Al Makin berada di Ambon mewakili Indonesian Consortium for Religious Studies sebagai salah seorang pembicara pembuka di Simposium Indonesian-American Kavli Frontiers of Science (KFoS), pada 17-21 Juli 2017.

Menurut dia, merevolusi kurikulum pendidikan agama sudah direncanakan oleh pemerintah sejak era Presiden Soeharto, ketika itu Menteri Agama dijabat oleh Mukti Ali. "Pemerintah sudah harus mulai dan saya lihat Presiden Jokowi sudah mulai memikirkan itu, cuma mungkin beliau perlu mendatangkan orang-orang yang benar-benar ahli bukan orang politisi atau partai saja, ilmuwan sosial sehingga itu bisa menjadi kebijakan nasional," katanya.

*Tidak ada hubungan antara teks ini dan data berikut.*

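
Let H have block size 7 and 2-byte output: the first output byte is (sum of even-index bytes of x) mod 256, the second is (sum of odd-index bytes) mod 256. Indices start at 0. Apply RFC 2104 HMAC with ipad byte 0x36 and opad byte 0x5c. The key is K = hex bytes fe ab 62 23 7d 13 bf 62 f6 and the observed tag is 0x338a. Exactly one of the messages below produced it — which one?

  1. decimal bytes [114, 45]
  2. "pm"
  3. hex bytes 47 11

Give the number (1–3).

Key hex bytes fe ab 62 23 7d 13 bf 62 f6 is 9 bytes > B = 7, so hash it first: H(key) = 92 43, then zero-pad to 7 bytes: K' = 92 43 00 00 00 00 00.
K' ⊕ ipad = a4 75 36 36 36 36 36; K' ⊕ opad = ce 1f 5c 5c 5c 5c 5c.
m1: inner = H(a4 75 36 36 36 36 36 72 2d) = 73 53; tag = H(ce 1f 5c 5c 5c 5c 5c 73 53) = 354a
m2: inner = H(a4 75 36 36 36 36 36 70 6d) = b3 51; tag = H(ce 1f 5c 5c 5c 5c 5c b3 51) = 338a ← matches
m3: inner = H(a4 75 36 36 36 36 36 47 11) = 57 28; tag = H(ce 1f 5c 5c 5c 5c 5c 57 28) = 0a2e

2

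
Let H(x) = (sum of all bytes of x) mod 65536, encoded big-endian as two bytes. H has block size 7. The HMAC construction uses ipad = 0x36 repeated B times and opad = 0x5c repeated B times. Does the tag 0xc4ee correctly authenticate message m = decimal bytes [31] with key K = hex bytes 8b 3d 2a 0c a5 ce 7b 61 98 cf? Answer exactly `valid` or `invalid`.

Key hex bytes 8b 3d 2a 0c a5 ce 7b 61 98 cf is 10 bytes > B = 7, so hash it first: H(key) = 04 b4, then zero-pad to 7 bytes: K' = 04 b4 00 00 00 00 00.
K' ⊕ ipad = 32 82 36 36 36 36 36; K' ⊕ opad = 58 e8 5c 5c 5c 5c 5c.
Inner hash: sum = 50+130+54+54+54+54+54+31 = 481 → 01 e1.
Outer hash (recomputed tag): sum = 88+232+92+92+92+92+92+1+225 = 1006 → 03 ee.
Recomputed tag = 03ee; claimed = c4ee → mismatch.

invalid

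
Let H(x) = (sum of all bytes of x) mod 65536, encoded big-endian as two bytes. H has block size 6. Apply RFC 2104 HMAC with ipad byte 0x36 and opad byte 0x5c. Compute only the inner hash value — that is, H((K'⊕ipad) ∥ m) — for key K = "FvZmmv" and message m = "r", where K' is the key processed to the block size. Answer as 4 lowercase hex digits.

0284

Key "FvZmmv" = 46 76 5a 6d 6d 76 is exactly B = 6 bytes: K' = 46 76 5a 6d 6d 76.
K' ⊕ ipad = 70 40 6c 5b 5b 40.
Inner input = 70 40 6c 5b 5b 40 ∥ 72.
Inner hash: sum = 112+64+108+91+91+64+114 = 644 → 02 84.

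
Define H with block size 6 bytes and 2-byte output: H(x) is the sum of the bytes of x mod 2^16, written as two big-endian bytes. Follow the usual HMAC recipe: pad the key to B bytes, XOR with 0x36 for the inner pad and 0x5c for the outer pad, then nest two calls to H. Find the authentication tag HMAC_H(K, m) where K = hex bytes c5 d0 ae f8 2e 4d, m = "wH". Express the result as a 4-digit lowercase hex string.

03d3

Key hex bytes c5 d0 ae f8 2e 4d is exactly B = 6 bytes: K' = c5 d0 ae f8 2e 4d.
K' ⊕ ipad = f3 e6 98 ce 18 7b.  K' ⊕ opad = 99 8c f2 a4 72 11.
Inner input = (K'⊕ipad) ∥ m = f3 e6 98 ce 18 7b ∥ 77 48.
Inner hash: sum = 243+230+152+206+24+123+119+72 = 1169 → 04 91.
Outer input = (K'⊕opad) ∥ inner = 99 8c f2 a4 72 11 ∥ 04 91.
Outer hash (tag): sum = 153+140+242+164+114+17+4+145 = 979 → 03 d3.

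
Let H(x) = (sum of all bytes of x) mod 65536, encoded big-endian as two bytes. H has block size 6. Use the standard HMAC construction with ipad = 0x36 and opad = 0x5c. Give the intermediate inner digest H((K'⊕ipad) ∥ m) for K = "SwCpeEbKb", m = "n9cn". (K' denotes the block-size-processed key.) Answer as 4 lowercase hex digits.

Key "SwCpeEbKb" = 53 77 43 70 65 45 62 4b 62 is 9 bytes > B = 6, so hash it first: H(key) = 03 36, then zero-pad to 6 bytes: K' = 03 36 00 00 00 00.
K' ⊕ ipad = 35 00 36 36 36 36.
Inner input = 35 00 36 36 36 36 ∥ 6e 39 63 6e.
Inner hash: sum = 53+0+54+54+54+54+110+57+99+110 = 645 → 02 85.

0285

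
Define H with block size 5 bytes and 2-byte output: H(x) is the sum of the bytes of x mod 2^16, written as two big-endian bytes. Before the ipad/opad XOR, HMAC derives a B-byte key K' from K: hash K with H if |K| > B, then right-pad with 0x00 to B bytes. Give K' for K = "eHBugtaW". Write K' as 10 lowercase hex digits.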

Berpegang pada asas kebinekaan, nilai-nilai keberagaman tidak hanya digaungkan tapi harus tertanam kuat di dalam kehidupan bermasyarakat. Hal itu bisa dilakukan melalui lembaga pendidikan yang dimulai pada level SD hingga SMA.

Dalam hal ini, pendidikan agama diyakini menjadi salah satu kunci untuk menanamkan nilai-nilai keragaman bagi masyarakat, khususnya generasi muda. Melalui pendidikan tersebut setiap anak di Tanah Air diwajibkan untuk mengenal lebih dari satu kepercayaan selain yang diyakininya, langsung dari penganut agama yang berbeda.

"Sistem pendidikan kita tidak ada pendidikan keragaman, semestinya anak-anak dari kecil dari sudah diberi fondasi keragaman, kita datangkan pengikut agama yang berbeda, sehingga mereka tahu secara langsung dari orangnya, bukan karena prasangka," ujarnya.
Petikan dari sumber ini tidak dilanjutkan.